O edifício Exelon em Harbor Point, em Baltimore. A Exelon está pressionando pela aprovação para construir e operar uma usina de energia no estado, uma medida que derrubaria décadas de regulamentações de eletricidade. (Foto: Christine Condon/Maryland Matters)
Em Maryland, as concessionárias que controlam a distribuição de energia para residências e empresas em todo o estado são separadas das empresas que geram a energia e a fornecem à rede.
As empresas de serviços públicos têm monopólios nos seus territórios e são reguladas pela Comissão de Serviços Públicos, que supervisiona os custos que podem repassar aos clientes. As empresas de serviços públicos são reembolsadas pelos custos de infra-estrutura aprovados, acrescidos de um lucro garantido, muitas vezes de 9% ou mais.
A lei atual afirma tecnicamente que um PSC “pode exigir ou permitir que uma concessionária de energia elétrica de propriedade de um investidor construa, adquira ou alugue e opere suas próprias instalações de geração… sujeito à recuperação de custos adequada”.

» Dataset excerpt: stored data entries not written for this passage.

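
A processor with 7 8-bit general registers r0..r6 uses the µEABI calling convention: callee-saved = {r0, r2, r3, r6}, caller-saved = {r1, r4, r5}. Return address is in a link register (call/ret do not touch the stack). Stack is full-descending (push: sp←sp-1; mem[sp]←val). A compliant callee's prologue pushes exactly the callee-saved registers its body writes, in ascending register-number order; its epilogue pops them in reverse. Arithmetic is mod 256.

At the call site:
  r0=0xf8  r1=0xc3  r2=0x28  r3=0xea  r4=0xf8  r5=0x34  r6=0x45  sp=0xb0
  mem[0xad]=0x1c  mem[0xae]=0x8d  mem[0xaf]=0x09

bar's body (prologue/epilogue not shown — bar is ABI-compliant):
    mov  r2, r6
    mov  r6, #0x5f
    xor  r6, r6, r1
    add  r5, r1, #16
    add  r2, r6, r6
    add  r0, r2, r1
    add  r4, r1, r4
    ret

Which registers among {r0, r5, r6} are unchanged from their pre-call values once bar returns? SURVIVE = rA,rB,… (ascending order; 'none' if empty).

prologue: push r0 -> mem[0xaf]=0xf8, sp=0xaf
prologue: push r2 -> mem[0xae]=0x28, sp=0xae
prologue: push r6 -> mem[0xad]=0x45, sp=0xad
body[0] mov  r2, r6 -> r2=0x45
body[1] mov  r6, #0x5f -> r6=0x5f
body[2] xor  r6, r6, r1 -> r6=0x9c
body[3] add  r5, r1, #16 -> r5=0xd3
body[4] add  r2, r6, r6 -> r2=0x38
body[5] add  r0, r2, r1 -> r0=0xfb
body[6] add  r4, r1, r4 -> r4=0xbb
epilogue: pop r6=0x45, sp=0xae
epilogue: pop r2=0x28, sp=0xaf
epilogue: pop r0=0xf8, sp=0xb0
r0: callee-saved, written=True
r5: caller-saved, written=True
r6: callee-saved, written=True

SURVIVE = r0,r6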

A Lei Harris é muito mais detalhada.
O projecto de lei exige que o PSC apresente planos para cobrir a produção de energia por uma ou mais empresas de energia se determinar que existe uma escassez de energia ou que ocorreu um evento que afecte a “estabilidade de preços”. A comissão terá então um ano para aprovar ou rejeitar os planos.
Harris disse que seu projeto de lei, denominado Affordable Care Act, só permitiria que as concessionárias buscassem projetos de energia renovável, mas não permitiria que as concessionárias buscassem projetos de combustíveis fósseis.

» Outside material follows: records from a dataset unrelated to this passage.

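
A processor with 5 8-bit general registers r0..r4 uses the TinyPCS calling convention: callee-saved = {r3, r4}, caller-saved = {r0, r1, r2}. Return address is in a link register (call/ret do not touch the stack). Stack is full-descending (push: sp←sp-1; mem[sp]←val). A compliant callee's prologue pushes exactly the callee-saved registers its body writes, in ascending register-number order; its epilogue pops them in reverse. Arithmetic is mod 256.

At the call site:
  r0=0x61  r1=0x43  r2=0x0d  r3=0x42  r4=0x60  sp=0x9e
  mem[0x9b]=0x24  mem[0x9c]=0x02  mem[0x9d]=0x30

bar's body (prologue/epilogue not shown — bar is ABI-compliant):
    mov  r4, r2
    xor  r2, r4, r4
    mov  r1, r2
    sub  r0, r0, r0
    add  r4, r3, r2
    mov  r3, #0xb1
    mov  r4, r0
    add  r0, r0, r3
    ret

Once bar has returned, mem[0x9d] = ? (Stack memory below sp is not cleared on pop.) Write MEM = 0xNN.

MEM = 0x42

prologue: push r3 -> mem[0x9d]=0x42, sp=0x9d
prologue: push r4 -> mem[0x9c]=0x60, sp=0x9c
body[0] mov  r4, r2 -> r4=0x0d
body[1] xor  r2, r4, r4 -> r2=0x00
body[2] mov  r1, r2 -> r1=0x00
body[3] sub  r0, r0, r0 -> r0=0x00
body[4] add  r4, r3, r2 -> r4=0x42
body[5] mov  r3, #0xb1 -> r3=0xb1
body[6] mov  r4, r0 -> r4=0x00
body[7] add  r0, r0, r3 -> r0=0xb1
epilogue: pop r4=0x60, sp=0x9d
epilogue: pop r3=0x42, sp=0x9e
prologue pushed ['r3', 'r4'] at ['0x9d', '0x9c']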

Valencia McClure, vice-presidente sênior de assuntos governamentais, regulatórios e externos das concessionárias Exelon Maryland, disse que sua empresa deseja se concentrar na operação de fazendas solares locais e infraestrutura de armazenamento de baterias, em vez da geração de gás natural. Ela observou que os clientes de energia que assinam fazendas solares locais recebem descontos em suas contas.
“Estamos realmente focados em: Como podemos apoiar nossos clientes durante esta crise de acessibilidade?” McClure disse. “A maneira de conseguir isso é ser capaz de construir uma nova geração se o Estado exigir.”
Lapp, no entanto, disse que os consumidores de Maryland não deveriam pagar pelo aumento da produção de energia do estado através de suas tarifas, porque grande parte da carga projetada na rede regional não vem, na verdade, de Maryland. Ele vem principalmente de data centers planejados para outros estados, disse ele.
“A PJM prevê que a demanda de energia das concessionárias de Maryland Exelon diminuirá – e não aumentará – até 2029.” Lapp escreveu. “Além do aumento relativamente pequeno no número de data centers em Maryland em comparação com PJM – crescimento pelo qual os clientes atuais não deveriam ser responsáveis – a demanda de energia das concessionárias Exelon está crescendo apenas modestamente a partir de 2030, a uma taxa de crescimento bem abaixo das taxas de crescimento históricas.”
A Lei Harris afirma claramente que as empresas de serviços públicos obrigadas ou autorizadas a construir instalações eléctricas podem recuperar todos os seus custos dos contribuintes – mesmo que alguns desses custos fiquem retidos, inclusive se a infra-estrutura nunca for construída.
“Essa é uma das questões que continuaremos a discutir e ver o que é realmente necessário e o que não é”, disse Harris.
Lapp diz que esta disposição é alarmante.
“Isso proporcionaria às concessionárias uma proteção legal sem precedentes contra as consequências da construção de usinas que se revelassem desnecessárias – uma possibilidade real, dadas as amplas evidências que sugerem que as projeções de demanda de energia dos data centers são exageradas”, escreveu Lapp.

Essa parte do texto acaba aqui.